Unpatched Ivanti CSA Vulnerabilities Exploited in Recent Cyberattack

In mid-September of this year, researchers from FortiGuard Labs uncovered an attack in which an unidentified threat actor exploited vulnerabilities in Ivanti’s Cloud Services Appliance (CSA). One of the three discovered vulnerabilities was already known as CVE-2024-8190, but the other two had remained undisclosed until the investigation began.
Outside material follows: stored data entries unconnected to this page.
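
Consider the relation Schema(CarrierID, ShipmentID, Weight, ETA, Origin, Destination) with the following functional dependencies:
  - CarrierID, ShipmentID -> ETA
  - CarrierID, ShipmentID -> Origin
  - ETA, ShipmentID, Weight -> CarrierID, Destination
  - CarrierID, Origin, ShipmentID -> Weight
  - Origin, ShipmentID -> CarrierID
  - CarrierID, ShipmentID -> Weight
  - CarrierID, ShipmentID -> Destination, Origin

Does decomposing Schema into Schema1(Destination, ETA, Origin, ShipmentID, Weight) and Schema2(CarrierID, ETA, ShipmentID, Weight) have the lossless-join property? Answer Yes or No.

Yes

The shared attributes are {ETA, ShipmentID, Weight} and {ETA, ShipmentID, Weight}⁺ = {CarrierID, Destination, ETA, Origin, ShipmentID, Weight}.
This includes all of Schema1, so the common attributes are a superkey of Schema1 — the join is lossless.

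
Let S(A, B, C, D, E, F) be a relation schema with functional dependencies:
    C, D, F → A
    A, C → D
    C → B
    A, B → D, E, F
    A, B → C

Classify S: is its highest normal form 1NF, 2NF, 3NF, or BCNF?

Candidate keys: {A, B}, {A, C}, {C, D, F}. Prime attributes: {A, B, C, D, F}.
C → B breaks BCNF: {C}⁺ = {B, C}, so {C} is not a superkey.
Since {B} ⊆ prime attributes and every other non-superkey FD also has a prime right side, the schema is in 3NF.

3NF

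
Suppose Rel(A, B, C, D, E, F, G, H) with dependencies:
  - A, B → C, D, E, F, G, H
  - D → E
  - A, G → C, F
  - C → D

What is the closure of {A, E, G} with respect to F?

{A, C, D, E, F, G}

Start with {A, E, G}.
A, G → C, F applies; add {C, F} → now {A, C, E, F, G}.
C → D applies; add {D} → now {A, C, D, E, F, G}.
No further FD applies.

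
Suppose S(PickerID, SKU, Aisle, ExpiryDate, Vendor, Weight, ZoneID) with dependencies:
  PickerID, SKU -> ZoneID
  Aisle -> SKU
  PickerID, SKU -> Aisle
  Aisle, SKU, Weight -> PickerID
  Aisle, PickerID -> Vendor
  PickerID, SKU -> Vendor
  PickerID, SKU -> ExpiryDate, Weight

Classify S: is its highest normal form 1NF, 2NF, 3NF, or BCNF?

Candidate keys: {Aisle, PickerID}, {Aisle, Weight}, {PickerID, SKU}. Prime attributes: {Aisle, PickerID, SKU, Weight}.
Aisle -> SKU breaks BCNF: {Aisle}⁺ = {Aisle, SKU}, so {Aisle} is not a superkey.
But every attribute on its right side ({SKU}) is prime, and the same holds for every other non-superkey FD, so 3NF still holds.

3NF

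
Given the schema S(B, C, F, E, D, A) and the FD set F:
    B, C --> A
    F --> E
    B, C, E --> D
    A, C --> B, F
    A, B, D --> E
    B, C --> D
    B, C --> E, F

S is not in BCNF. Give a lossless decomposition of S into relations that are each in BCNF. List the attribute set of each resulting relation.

Candidate keys of the original relation: {A, C}, {B, C}.
In {A, B, C, D, E, F}, {F} is not a superkey ({F}⁺ restricted to this set is {E, F}), so split on F --> E into {E, F} and {A, B, C, D, F}.
{E, F} has no BCNF violation.
{A, B, C, D, F} has no BCNF violation.

{A, B, C, D, F}; {E, F}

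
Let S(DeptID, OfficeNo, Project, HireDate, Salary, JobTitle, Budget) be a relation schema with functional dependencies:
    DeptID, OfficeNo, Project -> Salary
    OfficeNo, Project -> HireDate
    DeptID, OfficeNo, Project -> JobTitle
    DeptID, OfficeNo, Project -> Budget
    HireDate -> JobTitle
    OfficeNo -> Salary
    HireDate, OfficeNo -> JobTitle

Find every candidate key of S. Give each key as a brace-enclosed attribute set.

{DeptID, OfficeNo, Project}

{DeptID, OfficeNo, Project} never appear on the right of any FD, so every key must include all of them.
Closure of {DeptID, OfficeNo, Project} is {Budget, DeptID, HireDate, JobTitle, OfficeNo, Project, Salary}, the whole schema; {DeptID, OfficeNo, Project} is a candidate key.
No other minimal set has full closure, so this is the only candidate key.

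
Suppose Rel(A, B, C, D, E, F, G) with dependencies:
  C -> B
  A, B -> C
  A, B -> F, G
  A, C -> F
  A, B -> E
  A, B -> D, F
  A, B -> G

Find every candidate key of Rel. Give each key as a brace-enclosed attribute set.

No FD produces {A}, so it must be in every candidate key.
{A, B}⁺ = {A, B, C, D, E, F, G} — all of the relation — so {A, B} is a candidate key.
{A, C}⁺ = {A, B, C, D, E, F, G} — all of the relation — so {A, C} is a candidate key.
Any other superkey properly contains one of these, so there are no further candidate keys.

{A, B}, {A, C}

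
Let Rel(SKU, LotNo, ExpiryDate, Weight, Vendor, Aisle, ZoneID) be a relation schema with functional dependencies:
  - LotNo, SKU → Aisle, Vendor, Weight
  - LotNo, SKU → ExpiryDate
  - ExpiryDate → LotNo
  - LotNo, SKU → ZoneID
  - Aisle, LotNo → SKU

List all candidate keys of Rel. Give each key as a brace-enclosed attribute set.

{Aisle, ExpiryDate}, {Aisle, LotNo}, {ExpiryDate, SKU}, {LotNo, SKU}

{Aisle, ExpiryDate}⁺ = {Aisle, ExpiryDate, LotNo, SKU, Vendor, Weight, ZoneID}, which is every attribute, so {Aisle, ExpiryDate} is a candidate key.
{Aisle, LotNo}⁺ = {Aisle, ExpiryDate, LotNo, SKU, Vendor, Weight, ZoneID}, which is every attribute, so {Aisle, LotNo} is a candidate key.
{ExpiryDate, SKU}⁺ = {Aisle, ExpiryDate, LotNo, SKU, Vendor, Weight, ZoneID}, which is every attribute, so {ExpiryDate, SKU} is a candidate key.
{LotNo, SKU}⁺ = {Aisle, ExpiryDate, LotNo, SKU, Vendor, Weight, ZoneID}, which is every attribute, so {LotNo, SKU} is a candidate key.
These are minimal and exhaustive — every other superkey contains one of them.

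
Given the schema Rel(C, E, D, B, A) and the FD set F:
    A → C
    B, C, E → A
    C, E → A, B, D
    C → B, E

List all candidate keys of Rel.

{A}, {C}

Closure of {A} is {A, B, C, D, E}, the whole schema; {A} is a candidate key.
Closure of {C} is {A, B, C, D, E}, the whole schema; {C} is a candidate key.
No proper subset of any of these is a key, and no other minimal superkey exists.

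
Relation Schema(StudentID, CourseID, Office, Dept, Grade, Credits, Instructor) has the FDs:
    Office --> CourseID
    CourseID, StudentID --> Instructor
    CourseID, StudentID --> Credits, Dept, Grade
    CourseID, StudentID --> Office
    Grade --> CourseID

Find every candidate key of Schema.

{StudentID} never appears on the right of any FD, so every key must include it.
{CourseID, StudentID}⁺ = {CourseID, Credits, Dept, Grade, Instructor, Office, StudentID}, which is every attribute, so {CourseID, StudentID} is a candidate key.
{Grade, StudentID}⁺ = {CourseID, Credits, Dept, Grade, Instructor, Office, StudentID}, which is every attribute, so {Grade, StudentID} is a candidate key.
{Office, StudentID}⁺ = {CourseID, Credits, Dept, Grade, Instructor, Office, StudentID}, which is every attribute, so {Office, StudentID} is a candidate key.
These are minimal and exhaustive — every other superkey contains one of them.

{CourseID, StudentID}, {Grade, StudentID}, {Office, StudentID}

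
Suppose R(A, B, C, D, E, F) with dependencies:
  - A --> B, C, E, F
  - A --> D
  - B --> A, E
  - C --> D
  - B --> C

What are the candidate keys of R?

{A}, {B}

{A}⁺ = {A, B, C, D, E, F}, which is every attribute, so {A} is a candidate key.
{B}⁺ = {A, B, C, D, E, F}, which is every attribute, so {B} is a candidate key.
These are minimal and exhaustive — every other superkey contains one of them.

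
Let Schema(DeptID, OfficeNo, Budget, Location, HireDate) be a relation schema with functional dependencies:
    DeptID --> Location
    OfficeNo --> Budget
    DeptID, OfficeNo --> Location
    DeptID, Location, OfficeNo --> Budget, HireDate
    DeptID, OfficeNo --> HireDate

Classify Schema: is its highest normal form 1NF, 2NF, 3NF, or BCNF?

1NF

Candidate key: {DeptID, OfficeNo}. Prime attributes: {DeptID, OfficeNo}.
DeptID --> Location: {DeptID}⁺ = {DeptID, Location}, which is not all of the attributes, so the left side is not a superkey — BCNF is violated.
DeptID --> Location has non-prime {Location} on the right and a non-superkey on the left, so 3NF fails.
{DeptID} is a proper subset of the key {DeptID, OfficeNo}, and {DeptID}⁺ contains the non-prime attribute {Location} — a partial dependency, so 2NF is violated.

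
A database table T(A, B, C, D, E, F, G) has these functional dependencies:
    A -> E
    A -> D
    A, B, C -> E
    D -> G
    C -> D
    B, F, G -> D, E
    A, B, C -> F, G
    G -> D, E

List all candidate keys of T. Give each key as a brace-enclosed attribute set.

{A, B, C}

No FD produces {A, B, C}, so they must be in every candidate key.
{A, B, C} is a candidate key since {A, B, C}⁺ = {A, B, C, D, E, F, G} covers every attribute.
No other minimal set has full closure, so this is the only candidate key.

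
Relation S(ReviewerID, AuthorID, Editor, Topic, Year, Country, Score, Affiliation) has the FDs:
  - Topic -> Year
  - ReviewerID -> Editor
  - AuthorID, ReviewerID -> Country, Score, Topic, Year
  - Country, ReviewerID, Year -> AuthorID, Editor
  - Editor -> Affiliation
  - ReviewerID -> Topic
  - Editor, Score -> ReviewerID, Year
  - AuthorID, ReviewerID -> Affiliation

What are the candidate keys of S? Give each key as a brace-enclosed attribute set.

{AuthorID, ReviewerID} is a candidate key since {AuthorID, ReviewerID}⁺ = {Affiliation, AuthorID, Country, Editor, ReviewerID, Score, Topic, Year} covers every attribute.
{Country, ReviewerID} is a candidate key since {Country, ReviewerID}⁺ = {Affiliation, AuthorID, Country, Editor, ReviewerID, Score, Topic, Year} covers every attribute.
{AuthorID, Editor, Score} is a candidate key since {AuthorID, Editor, Score}⁺ = {Affiliation, AuthorID, Country, Editor, ReviewerID, Score, Topic, Year} covers every attribute.
{Country, Editor, Score} is a candidate key since {Country, Editor, Score}⁺ = {Affiliation, AuthorID, Country, Editor, ReviewerID, Score, Topic, Year} covers every attribute.
These are minimal and exhaustive — every other superkey contains one of them.

{AuthorID, Editor, Score}, {AuthorID, ReviewerID}, {Country, Editor, Score}, {Country, ReviewerID}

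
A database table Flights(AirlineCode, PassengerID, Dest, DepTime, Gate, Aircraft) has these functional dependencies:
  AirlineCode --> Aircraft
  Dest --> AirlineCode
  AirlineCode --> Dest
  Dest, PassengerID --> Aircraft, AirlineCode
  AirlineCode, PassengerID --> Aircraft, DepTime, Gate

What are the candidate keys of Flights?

No FD produces {PassengerID}, so it must be in every candidate key.
Closure of {AirlineCode, PassengerID} is {Aircraft, AirlineCode, DepTime, Dest, Gate, PassengerID}, the whole schema; {AirlineCode, PassengerID} is a candidate key.
Closure of {Dest, PassengerID} is {Aircraft, AirlineCode, DepTime, Dest, Gate, PassengerID}, the whole schema; {Dest, PassengerID} is a candidate key.
Any other superkey properly contains one of these, so there are no further candidate keys.

{AirlineCode, PassengerID}, {Dest, PassengerID}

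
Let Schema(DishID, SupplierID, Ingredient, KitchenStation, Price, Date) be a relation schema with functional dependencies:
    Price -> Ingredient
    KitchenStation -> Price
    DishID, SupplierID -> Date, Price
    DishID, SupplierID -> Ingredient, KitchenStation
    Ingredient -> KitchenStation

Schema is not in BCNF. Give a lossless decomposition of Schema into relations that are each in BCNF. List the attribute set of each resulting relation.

{Date, DishID, Price, SupplierID}; {Ingredient, KitchenStation, Price}

Candidate key of the original relation: {DishID, SupplierID}.
In {Date, DishID, Ingredient, KitchenStation, Price, SupplierID}, {Price} is not a superkey ({Price}⁺ restricted to this set is {Ingredient, KitchenStation, Price}), so split on Price -> Ingredient, KitchenStation into {Ingredient, KitchenStation, Price} and {Date, DishID, Price, SupplierID}.
{Ingredient, KitchenStation, Price} is in BCNF.
{Date, DishID, Price, SupplierID} is in BCNF.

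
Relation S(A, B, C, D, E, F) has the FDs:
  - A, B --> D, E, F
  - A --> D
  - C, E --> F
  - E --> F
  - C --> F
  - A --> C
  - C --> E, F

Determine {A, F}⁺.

{A, C, D, E, F}

Start with {A, F}.
A --> D applies; add {D} → now {A, D, F}.
A --> C applies; add {C} → now {A, C, D, F}.
C --> E, F applies; add {E} → now {A, C, D, E, F}.
No further FD applies.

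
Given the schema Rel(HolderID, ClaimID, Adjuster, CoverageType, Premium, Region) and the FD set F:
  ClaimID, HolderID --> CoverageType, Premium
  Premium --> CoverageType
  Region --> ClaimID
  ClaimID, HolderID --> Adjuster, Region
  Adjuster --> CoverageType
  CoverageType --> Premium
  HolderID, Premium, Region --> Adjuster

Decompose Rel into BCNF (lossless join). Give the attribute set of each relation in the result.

{Adjuster, HolderID, Region}; {Adjuster, Premium}; {ClaimID, Region}; {CoverageType, Premium}

Candidate keys of the original relation: {ClaimID, HolderID}, {HolderID, Region}.
{Adjuster, ClaimID, CoverageType, HolderID, Premium, Region}: {Premium} determines {CoverageType, Premium} here but is not a superkey — split on Premium --> CoverageType, giving {CoverageType, Premium} and {Adjuster, ClaimID, HolderID, Premium, Region}.
{CoverageType, Premium}: every determinant is a superkey — BCNF.
{Adjuster, ClaimID, HolderID, Premium, Region}: {Region} determines {ClaimID, Region} here but is not a superkey — split on Region --> ClaimID, giving {ClaimID, Region} and {Adjuster, HolderID, Premium, Region}.
{ClaimID, Region}: every determinant is a superkey — BCNF.
{Adjuster, HolderID, Premium, Region}: {Adjuster} determines {Adjuster, Premium} here but is not a superkey — split on Adjuster --> Premium, giving {Adjuster, Premium} and {Adjuster, HolderID, Region}.
{Adjuster, Premium}: every determinant is a superkey — BCNF.
{Adjuster, HolderID, Region}: every determinant is a superkey — BCNF.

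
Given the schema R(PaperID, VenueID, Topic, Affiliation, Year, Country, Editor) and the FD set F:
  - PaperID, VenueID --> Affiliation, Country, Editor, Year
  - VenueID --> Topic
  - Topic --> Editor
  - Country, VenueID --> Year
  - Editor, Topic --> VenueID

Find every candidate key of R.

Attributes never on any right-hand side: {PaperID} — every candidate key must contain it.
{PaperID, Topic}⁺ = {Affiliation, Country, Editor, PaperID, Topic, VenueID, Year}, which is every attribute, so {PaperID, Topic} is a candidate key.
{PaperID, VenueID}⁺ = {Affiliation, Country, Editor, PaperID, Topic, VenueID, Year}, which is every attribute, so {PaperID, VenueID} is a candidate key.
Any other superkey properly contains one of these, so there are no further candidate keys.

{PaperID, Topic}, {PaperID, VenueID}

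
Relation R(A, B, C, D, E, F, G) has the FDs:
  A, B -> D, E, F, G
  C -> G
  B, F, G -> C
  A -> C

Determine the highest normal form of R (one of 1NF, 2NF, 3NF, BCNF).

1NF

Candidate key: {A, B}. Prime attributes: {A, B}.
C -> G breaks BCNF: {C}⁺ = {C, G}, so {C} is not a superkey.
C -> G determines the non-prime attribute {G} from a non-superkey — 3NF is violated.
The proper key subset {A} of {A, B} determines non-prime {C, G}, so the relation is not even in 2NF.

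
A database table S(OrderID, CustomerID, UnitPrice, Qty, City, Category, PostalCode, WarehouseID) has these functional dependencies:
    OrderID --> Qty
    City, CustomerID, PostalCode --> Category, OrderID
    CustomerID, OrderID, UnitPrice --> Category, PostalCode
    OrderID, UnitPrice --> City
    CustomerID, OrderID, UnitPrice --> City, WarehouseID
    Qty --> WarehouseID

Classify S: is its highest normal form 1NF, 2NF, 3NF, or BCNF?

1NF

Candidate keys: {City, CustomerID, PostalCode, UnitPrice}, {CustomerID, OrderID, UnitPrice}. Prime attributes: {City, CustomerID, OrderID, PostalCode, UnitPrice}.
For OrderID --> Qty we have {OrderID}⁺ = {OrderID, Qty, WarehouseID}; {OrderID} is not a superkey, so BCNF fails.
OrderID --> Qty has non-prime {Qty} on the right and a non-superkey on the left, so 3NF fails.
{OrderID} is a proper subset of the key {CustomerID, OrderID, UnitPrice}, and {OrderID}⁺ contains the non-prime attributes {Qty, WarehouseID} — a partial dependency, so 2NF is violated.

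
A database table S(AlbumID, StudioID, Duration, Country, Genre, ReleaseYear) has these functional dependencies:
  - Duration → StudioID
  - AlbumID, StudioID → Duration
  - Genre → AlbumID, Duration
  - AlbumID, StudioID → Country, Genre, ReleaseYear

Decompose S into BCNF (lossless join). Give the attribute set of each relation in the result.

Candidate keys of the original relation: {AlbumID, Duration}, {AlbumID, StudioID}, {Genre}.
In {AlbumID, Country, Duration, Genre, ReleaseYear, StudioID}, {Duration} is not a superkey ({Duration}⁺ restricted to this set is {Duration, StudioID}), so split on Duration → StudioID into {Duration, StudioID} and {AlbumID, Country, Duration, Genre, ReleaseYear}.
{Duration, StudioID} has no BCNF violation.
{AlbumID, Country, Duration, Genre, ReleaseYear} has no BCNF violation.

{AlbumID, Country, Duration, Genre, ReleaseYear}; {Duration, StudioID}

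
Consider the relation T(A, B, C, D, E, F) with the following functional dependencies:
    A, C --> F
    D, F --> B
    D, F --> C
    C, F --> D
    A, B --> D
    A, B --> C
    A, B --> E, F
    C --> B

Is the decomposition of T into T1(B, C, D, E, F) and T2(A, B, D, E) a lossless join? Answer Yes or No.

No

T1 ∩ T2 = {B, D, E}; its closure under F is {B, D, E}.
T1 ⊄ {B, D, E} and T2 ⊄ {B, D, E}, so the split is lossy.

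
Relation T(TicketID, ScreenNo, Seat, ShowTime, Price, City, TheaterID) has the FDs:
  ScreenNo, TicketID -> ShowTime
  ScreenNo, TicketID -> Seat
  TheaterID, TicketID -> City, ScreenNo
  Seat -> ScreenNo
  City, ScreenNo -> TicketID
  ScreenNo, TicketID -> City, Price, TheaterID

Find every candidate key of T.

{City, ScreenNo}⁺ = {City, Price, ScreenNo, Seat, ShowTime, TheaterID, TicketID} — all of the relation — so {City, ScreenNo} is a candidate key.
{City, Seat}⁺ = {City, Price, ScreenNo, Seat, ShowTime, TheaterID, TicketID} — all of the relation — so {City, Seat} is a candidate key.
{ScreenNo, TicketID}⁺ = {City, Price, ScreenNo, Seat, ShowTime, TheaterID, TicketID} — all of the relation — so {ScreenNo, TicketID} is a candidate key.
{Seat, TicketID}⁺ = {City, Price, ScreenNo, Seat, ShowTime, TheaterID, TicketID} — all of the relation — so {Seat, TicketID} is a candidate key.
{TheaterID, TicketID}⁺ = {City, Price, ScreenNo, Seat, ShowTime, TheaterID, TicketID} — all of the relation — so {TheaterID, TicketID} is a candidate key.
No proper subset of any of these is a key, and no other minimal superkey exists.

{City, ScreenNo}, {City, Seat}, {ScreenNo, TicketID}, {Seat, TicketID}, {TheaterID, TicketID}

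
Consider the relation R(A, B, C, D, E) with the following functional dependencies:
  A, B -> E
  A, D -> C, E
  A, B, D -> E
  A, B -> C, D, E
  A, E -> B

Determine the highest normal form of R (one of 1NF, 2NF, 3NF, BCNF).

Candidate keys: {A, B}, {A, D}, {A, E}. Prime attributes: {A, B, D, E}.
The left-hand side of every FD is a superkey, so BCNF is satisfied.

BCNF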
The hacker gained access to the system on September 4, 2024, by exploiting a path traversal vulnerability in the “/client/index.php” file and a command injection vulnerability in the “reports.php” file. This allowed the attacker to extract user data without authorization and execute malicious commands, granting further access to the victim’s systems.

On September 11, the attacker launched a brute-force attack on user passwords. After obtaining access to privileged accounts, they installed web shells and continued to exploit vulnerable files. Interestingly, in an effort to prevent interference from other hackers, the attacker patched the discovered vulnerabilities themselves.

At the time of publication, Ivanti had released a patch for the CVE-2024-8190 vulnerability, but the other vulnerabilities in CSA remain a potential threat to users. FortiGuard Labs continues to analyze the actions of this cybercriminal group and promises to release additional information in future reports.